The Preacher’s License

I admit that I had never seen one nor had I thought of looking for one – a Preacher’s License.

My wife Ellen’s paternal great great grandfather, Rev. Jacob Wagner (pictured left) had been a minister of the Evangelical Association and there are several records that provide evidence of this fact. His association with his brother-in-law Phillip Louis Breithaupt is well documented in local histories, family papers, and books on the Breithaupt leather business in Berlin (now Kitchener), Ontario, Canada.

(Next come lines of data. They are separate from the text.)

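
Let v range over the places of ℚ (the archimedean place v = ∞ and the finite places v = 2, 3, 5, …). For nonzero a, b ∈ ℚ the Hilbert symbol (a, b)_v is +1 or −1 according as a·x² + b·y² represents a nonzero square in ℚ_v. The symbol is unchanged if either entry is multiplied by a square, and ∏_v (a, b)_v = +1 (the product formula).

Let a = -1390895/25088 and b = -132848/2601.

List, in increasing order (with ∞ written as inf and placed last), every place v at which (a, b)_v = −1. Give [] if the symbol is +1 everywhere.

Mod squares: a ≡ -190, b ≡ -23. Check v ∈ {∞, 2, 3, 5, 7, 11, 17, 19, 23}.
v=3: a=3^0·(≡2), b=3^-2·(≡1) mod 3; (2|3)=-1, (1|3)=+1; (−1)^{0·-2·1}·(-1)^-2·(+1)^0 = +1.
v=2: v_2(a)=-9, v_2(b)=4; units ≡ 1, 1 (mod 8); ε·ε+αω+βω = 0·0+-9·0+4·0 ≡ 0  ⇒  (a,b)_2 = +1.
v=23: a=23^0·(≡17), b=23^1·(≡10) mod 23; (17|23)=-1, (10|23)=-1; (−1)^{0·1·11}·(-1)^1·(-1)^0 = -1.
v=5: a=5^1·(≡2), b=5^0·(≡2) mod 5; (2|5)=-1, (2|5)=-1; (−1)^{1·0·2}·(-1)^0·(-1)^1 = -1.
v=11: a=11^4·(≡6), b=11^0·(≡2) mod 11; (6|11)=-1, (2|11)=-1; (−1)^{4·0·5}·(-1)^0·(-1)^4 = +1.
v=∞: -190 < 0 and -23 < 0  ⇒  (a,b)_∞ = -1.
v=19: a=19^1·(≡5), b=19^2·(≡13) mod 19; (5|19)=+1, (13|19)=-1; (−1)^{1·2·9}·(+1)^2·(-1)^1 = -1.
v=17: a=17^0·(≡10), b=17^-2·(≡14) mod 17; (10|17)=-1, (14|17)=-1; (−1)^{0·-2·8}·(-1)^-2·(-1)^0 = +1.
v=7: a=7^-2·(≡5), b=7^0·(≡3) mod 7; (5|7)=-1, (3|7)=-1; (−1)^{-2·0·3}·(-1)^0·(-1)^-2 = +1.
|Ram(-190, -23)| = 4, even; anisotropic at {5, 19, 23, ∞}.

[5, 19, 23, inf]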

Fortunately, Ellen’s uncle Gordon Wagner, when compiling a substantive family history in the late 1970’s and early 1980’s, left behind a group of Jacob’s Preacher’s Licenses. Finding and holding these 150 plus year old occupational certificates provides a connection to the person and provides fact evidence I likely would not have thought to even look for. Pictured below is Jacob’s Preacher’s License from February 1848.

According to a compilation of Evangelical Association Annual General Conference proceedings, compiled by S. C. Breyfogel in 1888, Jacob was accepted by the church as a ‘Preacher on Trial’ or on probation i1847 at the Eighth Annual Session of the church held in Fayette, Seneca County, New York State. This conference was held between February 23 and March 3, 1847 under the leadership of Bishop Joseph Long. In addition to being accepted as a preacher, Jacob was appointed to the Buffalo, New York circuit.

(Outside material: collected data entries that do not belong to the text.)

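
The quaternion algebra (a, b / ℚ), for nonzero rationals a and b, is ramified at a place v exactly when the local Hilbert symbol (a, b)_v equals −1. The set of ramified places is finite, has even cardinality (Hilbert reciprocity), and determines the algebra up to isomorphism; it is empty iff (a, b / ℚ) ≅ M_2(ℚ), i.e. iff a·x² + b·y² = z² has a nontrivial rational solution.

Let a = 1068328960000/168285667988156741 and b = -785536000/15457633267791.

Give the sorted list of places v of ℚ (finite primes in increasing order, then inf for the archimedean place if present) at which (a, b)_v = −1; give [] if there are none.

[3, 17]

Mod squares: a ≡ 29, b ≡ -3315. Check v ∈ {∞, 2, 3, 5, 11, 13, 17, 19, 29, 43}.
v=3: a=3^0·(≡2), b=3^-1·(≡2) mod 3; (2|3)=-1, (2|3)=-1; (−1)^{0·-1·1}·(-1)^-1·(-1)^0 = -1.
v=13: a=13^0·(≡9), b=13^-1·(≡8) mod 13; (9|13)=+1, (8|13)=-1; (−1)^{0·-1·6}·(+1)^-1·(-1)^0 = +1.
v=11: a=11^-12·(≡7), b=11^-8·(≡8) mod 11; (7|11)=-1, (8|11)=-1; (−1)^{-12·-8·5}·(-1)^-8·(-1)^-12 = +1.
v=5: a=5^4·(≡1), b=5^3·(≡2) mod 5; (1|5)=+1, (2|5)=-1; (−1)^{4·3·2}·(+1)^3·(-1)^4 = +1.
v=29: a=29^-1·(≡16), b=29^0·(≡23) mod 29; (16|29)=+1, (23|29)=+1; (−1)^{-1·0·14}·(+1)^0·(+1)^-1 = +1.
v=43: a=43^-2·(≡34), b=43^-2·(≡3) mod 43; (34|43)=-1, (3|43)=-1; (−1)^{-2·-2·21}·(-1)^-2·(-1)^-2 = +1.
v=∞: 29 > 0 and -3315 < 0  ⇒  (a,b)_∞ = +1.
v=17: a=17^2·(≡6), b=17^1·(≡2) mod 17; (6|17)=-1, (2|17)=+1; (−1)^{2·1·8}·(-1)^1·(+1)^2 = -1.
v=2: v_2(a)=14, v_2(b)=10; units ≡ 5, 5 (mod 8); ε·ε+αω+βω = 0·0+14·1+10·1 ≡ 0  ⇒  (a,b)_2 = +1.
v=19: a=19^2·(≡3), b=19^2·(≡8) mod 19; (3|19)=-1, (8|19)=-1; (−1)^{2·2·9}·(-1)^2·(-1)^2 = +1.
Ram(29, -3315) = {3, 17}; no ℚ_3-point on the conic.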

The following year, in 1848, Jacob was appointed at the general session held at Allentown, Pennsylvania to the Waterloo circuit in the Canada district under the supervision of Presiding Elder M. Lehn. While ‘working’ the Waterloo circuit, Jacob, who was just 24 years of age, would visit and perhaps stay at the home of Jacob and Margaret (nee Riehl) Hailer. The Hailers were known to be very welcoming of their church’s visiting circuit preachers. In 1849, Jacob married the Hailer’s eldest daughter, Margaret, with whom he had three children.

Margaret was in fact pregnant with their third child when Jacob died suddenly in April 1858, shortly after Jacob and his brother-in-law Louis Breithaupt had formed a partnership and opened what would become a very successful tannery business. The third child, a boy was born 5 months after his father’s death, and was appropriately enough named, Jacob.